DIRITTO PRIVATO, COMMERCIALE E AMMINISTRATIVO
Dicatio ad patriam? Attenti, la strada privata diventa d'uso pubblico
Quante persone non sono riuscite a fare rimuovere le linee telefoniche da un loro terreno? La realizzazione di infrastrutture primarie e secondarie sulla propria strada privata assoggetta la strada all'uso pubblico. Lo dice la Cassazione.
Dicatio ad patriam sembrano termini di antica epoca e privi di significato, ma, invero, nascondono una modalità dicostituzione di una servitù di uso pubblico su un terreno privato. Può capitare che, senza comprendere le conseguenze, si accetta di realizzare infrastrutture primarie e secondarie destinate, quindi, alla collettività; poi d'un tratto si intende chiedere la rimozione, ma inutilmente. Analizziamo ora una recentissima sentenza della Cassazione, prendendo spunto dal fatto in causa.
Due soggetti agivano nei confronti di un'azienda di telecomunicazioni per il risarcimento dei danni e per la rimozione di una condotta contenente cavi telefonici, che passava al di sotto di una strada privata. Il Tribunale rigettava la domanda, reputando "trattarsi di zona volontariamente destinata dai proprietari ad uso pubblico".

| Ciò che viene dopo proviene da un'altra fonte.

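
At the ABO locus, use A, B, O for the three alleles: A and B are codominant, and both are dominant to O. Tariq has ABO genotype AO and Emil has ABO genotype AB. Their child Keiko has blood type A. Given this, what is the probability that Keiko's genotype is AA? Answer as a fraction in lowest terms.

1/2

Cross AO × AB → 1/4 AA, 1/4 AB, 1/4 AO, 1/4 BO.
Type-A genotypes among offspring: AA (1/4), AO (1/4); total 1/2.
P(AA | type A) = (1/4) / (1/2) = 1/2.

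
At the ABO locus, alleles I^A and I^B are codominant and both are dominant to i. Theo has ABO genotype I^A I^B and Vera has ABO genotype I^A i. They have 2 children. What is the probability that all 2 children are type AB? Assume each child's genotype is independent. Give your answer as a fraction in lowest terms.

ABO cross I^A I^B × I^A i → 1/2 A, 1/4 B, 1/4 AB.
So P(type AB) = 1/4 per child.
All 2 independent: (1/4)^2 = 1/16.

1/16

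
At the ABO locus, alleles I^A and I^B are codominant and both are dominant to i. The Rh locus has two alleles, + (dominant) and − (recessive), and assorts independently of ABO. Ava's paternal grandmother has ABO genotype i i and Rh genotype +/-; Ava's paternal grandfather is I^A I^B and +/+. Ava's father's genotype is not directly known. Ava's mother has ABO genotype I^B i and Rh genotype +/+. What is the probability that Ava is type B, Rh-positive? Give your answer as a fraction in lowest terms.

Ava's father's ABO genotype from i i × I^A I^B: 1/2 I^A i, 1/2 I^B i.
Crossing each possibility with the mother I^B i and summing P(type B): 1/2·1/4 + 1/2·3/4 = 1/2.
Similarly for Rh via the father's Rh distribution: P(Rh+) = 1.
Independent loci: 1/2 × 1 = 1/2.

1/2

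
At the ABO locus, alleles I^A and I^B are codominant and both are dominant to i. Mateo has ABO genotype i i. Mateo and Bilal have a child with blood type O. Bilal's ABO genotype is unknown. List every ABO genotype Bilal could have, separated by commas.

For each candidate genotype of Bilal, check whether crossing it with i i can produce every observed child phenotype.
  I^A I^A → possible child types {A} ✗
  I^A I^B → possible child types {A, B} ✗
  I^A i → possible child types {O, A} ✓
  I^B I^B → possible child types {B} ✗
  I^B i → possible child types {O, B} ✓
  i i → possible child types {O} ✓

I^A i, I^B i, i i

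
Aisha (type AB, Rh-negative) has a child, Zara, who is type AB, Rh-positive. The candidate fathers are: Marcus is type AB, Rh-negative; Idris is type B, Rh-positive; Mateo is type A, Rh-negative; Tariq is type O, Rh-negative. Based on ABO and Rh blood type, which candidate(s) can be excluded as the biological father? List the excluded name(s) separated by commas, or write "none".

A candidate is excluded only if no genotype consistent with his phenotype could produce a type AB, Rh-positive child with a type AB, Rh-negative mother.
Marcus (type AB, Rh-): no genotype consistent with that phenotype can produce a type-AB Rh+ child with a type-AB mother.
Mateo (type A, Rh-): no genotype consistent with that phenotype can produce a type-AB Rh+ child with a type-AB mother.
Tariq (type O, Rh-): no genotype consistent with that phenotype can produce a type-AB Rh+ child with a type-AB mother.

Marcus, Mateo, Tariq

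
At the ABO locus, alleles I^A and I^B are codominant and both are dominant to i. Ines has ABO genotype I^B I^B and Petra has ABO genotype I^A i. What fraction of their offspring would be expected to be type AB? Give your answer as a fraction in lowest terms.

ABO cross I^B I^B × I^A i → offspring phenotypes: 1/2 B, 1/2 AB.
So P(type AB) = 1/2.

1/2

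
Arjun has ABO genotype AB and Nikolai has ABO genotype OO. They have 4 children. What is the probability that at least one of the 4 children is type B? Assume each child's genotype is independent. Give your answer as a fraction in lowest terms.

15/16

ABO cross AB × OO → 1/2 A, 1/2 B.
So P(type B) = 1/2 per child.
P(none) = (1/2)^4 = 1/16; P(at least one) = 1 − 1/16 = 15/16.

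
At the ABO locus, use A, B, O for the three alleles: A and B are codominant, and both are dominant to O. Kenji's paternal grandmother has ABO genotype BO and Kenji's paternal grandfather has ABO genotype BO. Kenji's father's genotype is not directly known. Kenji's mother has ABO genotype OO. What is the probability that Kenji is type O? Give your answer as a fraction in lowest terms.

1/2

Kenji's father's ABO genotype from BO × BO: 1/4 BB, 1/2 BO, 1/4 OO.
Crossing each possibility with the mother OO and summing P(type O): 1/4·0 + 1/2·1/2 + 1/4·1 = 1/2.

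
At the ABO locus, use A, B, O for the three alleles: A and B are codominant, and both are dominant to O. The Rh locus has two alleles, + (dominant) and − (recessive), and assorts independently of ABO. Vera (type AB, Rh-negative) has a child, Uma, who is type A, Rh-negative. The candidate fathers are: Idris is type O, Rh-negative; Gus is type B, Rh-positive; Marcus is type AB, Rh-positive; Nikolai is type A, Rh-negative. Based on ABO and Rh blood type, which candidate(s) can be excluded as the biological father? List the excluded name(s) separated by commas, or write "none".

A candidate is excluded only if no genotype consistent with his phenotype could produce a type A, Rh-negative child with a type AB, Rh-negative mother.
Every candidate has at least one consistent genotype combination, so none can be excluded.

none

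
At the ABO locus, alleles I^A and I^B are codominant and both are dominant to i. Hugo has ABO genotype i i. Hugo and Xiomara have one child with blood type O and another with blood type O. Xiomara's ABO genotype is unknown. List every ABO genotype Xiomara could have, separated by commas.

I^A i, I^B i, i i

For each candidate genotype of Xiomara, check whether crossing it with i i can produce every observed child phenotype.
  I^A I^A → possible child types {A} ✗
  I^A I^B → possible child types {A, B} ✗
  I^A i → possible child types {O, A} ✓
  I^B I^B → possible child types {B} ✗
  I^B i → possible child types {O, B} ✓
  i i → possible child types {O} ✓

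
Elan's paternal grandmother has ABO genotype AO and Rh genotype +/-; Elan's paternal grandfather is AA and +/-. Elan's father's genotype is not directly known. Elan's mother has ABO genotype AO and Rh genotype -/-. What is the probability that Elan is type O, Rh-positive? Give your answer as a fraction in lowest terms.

Elan's father's ABO genotype from AO × AA: 1/2 AA, 1/2 AO.
Crossing each possibility with the mother AO and summing P(type O): 1/2·0 + 1/2·1/4 = 1/8.
Similarly for Rh via the father's Rh distribution: P(Rh+) = 1/2.
Independent loci: 1/8 × 1/2 = 1/16.

1/16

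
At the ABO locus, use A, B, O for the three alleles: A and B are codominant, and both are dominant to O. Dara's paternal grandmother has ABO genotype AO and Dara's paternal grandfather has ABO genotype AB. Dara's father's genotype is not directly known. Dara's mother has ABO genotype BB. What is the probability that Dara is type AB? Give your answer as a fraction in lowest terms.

Dara's father's ABO genotype from AO × AB: 1/4 AA, 1/4 AB, 1/4 AO, 1/4 BO.
Crossing each possibility with the mother BB and summing P(type AB): 1/4·1 + 1/4·1/2 + 1/4·1/2 + 1/4·0 = 1/2.

1/2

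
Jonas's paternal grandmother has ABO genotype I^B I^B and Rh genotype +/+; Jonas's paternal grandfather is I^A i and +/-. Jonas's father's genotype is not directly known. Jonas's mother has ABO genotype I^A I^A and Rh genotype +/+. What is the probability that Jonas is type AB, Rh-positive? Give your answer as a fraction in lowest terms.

1/2

Jonas's father's ABO genotype from I^B I^B × I^A i: 1/2 I^A I^B, 1/2 I^B i.
Crossing each possibility with the mother I^A I^A and summing P(type AB): 1/2·1/2 + 1/2·1/2 = 1/2.
Similarly for Rh via the father's Rh distribution: P(Rh+) = 1.
Independent loci: 1/2 × 1 = 1/2.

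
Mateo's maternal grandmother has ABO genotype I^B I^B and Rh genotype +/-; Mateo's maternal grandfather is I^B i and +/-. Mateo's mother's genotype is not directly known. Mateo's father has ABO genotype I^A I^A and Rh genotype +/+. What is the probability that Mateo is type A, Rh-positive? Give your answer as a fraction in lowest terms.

1/4

Mateo's mother's ABO genotype from I^B I^B × I^B i: 1/2 I^B I^B, 1/2 I^B i.
Crossing each possibility with the father I^A I^A and summing P(type A): 1/2·0 + 1/2·1/2 = 1/4.
Similarly for Rh via the mother's Rh distribution: P(Rh+) = 1.
Independent loci: 1/4 × 1 = 1/4.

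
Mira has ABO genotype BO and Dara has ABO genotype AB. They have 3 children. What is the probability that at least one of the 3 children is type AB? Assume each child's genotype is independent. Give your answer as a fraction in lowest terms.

ABO cross BO × AB → 1/4 A, 1/2 B, 1/4 AB.
So P(type AB) = 1/4 per child.
P(none) = (3/4)^3 = 27/64; P(at least one) = 1 − 27/64 = 37/64.

37/64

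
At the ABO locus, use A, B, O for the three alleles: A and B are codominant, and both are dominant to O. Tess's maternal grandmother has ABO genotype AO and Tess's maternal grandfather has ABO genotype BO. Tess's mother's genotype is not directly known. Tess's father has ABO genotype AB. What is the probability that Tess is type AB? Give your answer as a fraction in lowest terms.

Tess's mother's ABO genotype from AO × BO: 1/4 AB, 1/4 AO, 1/4 BO, 1/4 OO.
Crossing each possibility with the father AB and summing P(type AB): 1/4·1/2 + 1/4·1/4 + 1/4·1/4 + 1/4·0 = 1/4.

1/4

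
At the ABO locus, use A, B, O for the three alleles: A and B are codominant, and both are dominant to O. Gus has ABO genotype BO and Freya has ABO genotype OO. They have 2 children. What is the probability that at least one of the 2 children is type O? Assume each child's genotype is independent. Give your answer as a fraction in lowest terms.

3/4

ABO cross BO × OO → 1/2 O, 1/2 B.
So P(type O) = 1/2 per child.
P(none) = (1/2)^2 = 1/4; P(at least one) = 1 − 1/4 = 3/4.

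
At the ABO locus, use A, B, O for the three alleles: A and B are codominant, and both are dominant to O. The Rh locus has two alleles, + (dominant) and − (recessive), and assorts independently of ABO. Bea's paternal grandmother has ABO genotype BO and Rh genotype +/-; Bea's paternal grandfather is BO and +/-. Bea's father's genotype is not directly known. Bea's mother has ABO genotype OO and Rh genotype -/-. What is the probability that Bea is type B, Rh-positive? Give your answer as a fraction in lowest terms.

1/4

Bea's father's ABO genotype from BO × BO: 1/4 BB, 1/2 BO, 1/4 OO.
Crossing each possibility with the mother OO and summing P(type B): 1/4·1 + 1/2·1/2 + 1/4·0 = 1/2.
Similarly for Rh via the father's Rh distribution: P(Rh+) = 1/2.
Independent loci: 1/2 × 1/2 = 1/4.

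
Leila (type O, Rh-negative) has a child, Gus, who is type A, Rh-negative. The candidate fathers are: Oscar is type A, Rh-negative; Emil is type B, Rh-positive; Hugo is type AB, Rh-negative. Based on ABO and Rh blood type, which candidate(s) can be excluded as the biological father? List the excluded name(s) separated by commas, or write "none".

Emil

A candidate is excluded only if no genotype consistent with his phenotype could produce a type A, Rh-negative child with a type O, Rh-negative mother.
Emil (type B, Rh+): no genotype consistent with that phenotype can produce a type-A Rh- child with a type-O mother.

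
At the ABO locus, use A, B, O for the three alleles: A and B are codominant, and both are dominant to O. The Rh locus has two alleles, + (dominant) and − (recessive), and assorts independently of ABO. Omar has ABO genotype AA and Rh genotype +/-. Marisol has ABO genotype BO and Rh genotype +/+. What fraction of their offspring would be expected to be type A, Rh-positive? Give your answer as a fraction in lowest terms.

ABO cross AA × BO → offspring phenotypes: 1/2 A, 1/2 AB.
Rh cross +/- × +/+ → 1 Rh+.
Independent loci: P(type A, Rh-positive) = 1/2 × 1 = 1/2.

1/2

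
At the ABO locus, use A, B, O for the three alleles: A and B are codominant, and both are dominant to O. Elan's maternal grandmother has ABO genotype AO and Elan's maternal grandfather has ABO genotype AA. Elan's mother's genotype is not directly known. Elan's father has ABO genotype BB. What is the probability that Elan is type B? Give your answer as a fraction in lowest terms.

Elan's mother's ABO genotype from AO × AA: 1/2 AA, 1/2 AO.
Crossing each possibility with the father BB and summing P(type B): 1/2·0 + 1/2·1/2 = 1/4.

1/4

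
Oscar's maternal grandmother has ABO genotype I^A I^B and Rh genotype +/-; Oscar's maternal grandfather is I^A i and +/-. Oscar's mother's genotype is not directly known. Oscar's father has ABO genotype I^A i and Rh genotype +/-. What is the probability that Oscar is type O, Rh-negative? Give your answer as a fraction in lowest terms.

Oscar's mother's ABO genotype from I^A I^B × I^A i: 1/4 I^A I^A, 1/4 I^A I^B, 1/4 I^A i, 1/4 I^B i.
Crossing each possibility with the father I^A i and summing P(type O): 1/4·0 + 1/4·0 + 1/4·1/4 + 1/4·1/4 = 1/8.
Similarly for Rh via the mother's Rh distribution: P(Rh-) = 1/4.
Independent loci: 1/8 × 1/4 = 1/32.

1/32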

La Corte d'Appello rigettava il gravame proposto dagli attori. Proposto ricorso in cassazione, i proprietari incentrano il loro sforzo argomentativo di contrasto alla decisione, fondandolo sul dato formale dell'appartenenza della strada alla proprietà privata degli stessi. Circostanza, quest'ultima, in alcun modo messa in discussione dalla Corte d'Appello. Si è, pertanto, pronunciata la Cassazione civile sez. I, con sentenza del 25.09.2024, n. 25638, la quale ha rigettato il ricorso premettendo che costituisce principio costantemente ribadito dalla giurisprudenza di legittimità, quello secondo cui la dicatio ad patriam, quale modo di costituzione di una servitù di uso pubblico, postula che il proprietario, con un comportamento anche non intenzionalmente diretto a dare vita al predetto diritto, metta volontariamente il proprio bene a disposizione della collettività, con carattere di continuità e non di mera precarietà e tolleranza, assoggettandolo al relativo uso, al fine di soddisfare un'esigenza comune dei membri della collettività, e ciò indipendentemente non solo dai motivi per cui tale comportamento venga tenuto, dalla sua spontaneità e dallo spirito che lo anima, ma anche dal decorso di un congruo periodo di tempo o dall'esistenza di un
atto negoziale o un provvedimento ablativo.
Si è anche ritenuto che il comportamento del proprietario di un fondo, il quale, nel lottizzarlo, metta volontariamente e con carattere di continuità una striscia di terreno a disposizione della collettività, assoggettandola al relativo uso pedonale e carrabile, rende applicabile l'istituto della cd. "dicatio ad patriam", quale modo di costituzione di una servitù.
Ne deriva che la successiva esecuzione, da parte del Comune, di lavori di miglioria su detta striscia e, segnatamente, la realizzazione di un marciapiede, non dà luogo ad una cd. occupazione usurpativa, difettandone i presupposti della trasformazione del bene in opera pubblica e della sua radicale manipolazione in guisa da farlo divenire strutturalmente qualcosa di diverso rispetto a prima e, mancando, altresì, a monte, un provvedimento amministrativo che riveli l'intendimento della P.A. di appropriarsi della strada e di trasformarla in strada pubblica, includendola nel relativo elenco. In conclusione, dopo l'asservimento ad uso pubblico, la strada privata può essere anche oggetto di
ulteriori lavori di miglioria per l'uso collettivo.